6. Pomelo: essendo di natura fredda, un consumo eccessivo può compromettere l'energia yang. Le persone con carenza di yang, avversione al freddo, arti freddi, stomaco debole o le donne in gravidanza dovrebbero evitarne o ridurne al minimo il consumo.
7. Ananas: contiene un enzima chiamato bromelina, che può avere effetti negativi sulla pelle e sui vasi sanguigni.Le persone allergiche possono sviluppare un'intossicazione da ananas, denominata "malattia dell'ananas". I sintomi compaiono entro 15 minuti-un'ora dal consumo e comprendono vomito, dolori addominali e diarrea, oltre a reazioni allergiche quali mal di testa, prurito generalizzato e intorpidimento degli arti e della bocca. Nei casi più gravi possono verificarsi difficoltà respiratorie o shock.Pertanto, è consigliabile che le donne in gravidanza consumino l'ananas con moderazione, in particolare quelle che lo provano per la prima volta, che dovrebbero prestare particolare attenzione alle reazioni allergiche. Gli esperti raccomandano: quando si mangia l'ananas, sbucciarlo prima, rimuovere tutta la parte bianca, poi tagliarlo a pezzi e immergerlo in acqua salata. Questo permette agli acidi organici di dissolversi nell'acqua salata, riducendo la probabilità di intossicazione.Le persone con carenza di yin e costituzione interna calda, o coloro che soffrono di malattie legate al calore, dovrebbero evitarne il consumo. Durante la gravidanza, il sangue yin tende ad essere carente; la carenza di yin può generare calore interno. Di conseguenza, le donne incinte che consumano longan possono manifestare sintomi quali costipazione, secchezza delle fauci e ristagno di calore nel meridiano del fegato. Lungi dal proteggere la gravidanza, può invece portare a sintomi indicativi di rischio di aborto spontaneo, come perdite di sangue e dolori addominali. Pertanto, le donne incinte dovrebbero astenersi dal mangiare longan.

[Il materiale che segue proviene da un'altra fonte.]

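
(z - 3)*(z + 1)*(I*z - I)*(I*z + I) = -z^4 + 2*z^3 + 4*z^2 - 2*z - 3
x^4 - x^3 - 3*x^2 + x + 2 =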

Durante la prima fase della gravidanza, le considerazioni alimentari devono tenere conto dei fattori sopra indicati. Garantire una dieta sana ed equilibrata durante tutta la gestazione è fondamentale per lo sviluppo del feto. Adattare l'integrazione nutrizionale alle fasi specifiche della crescita fetale è fondamentale per il suo benessere.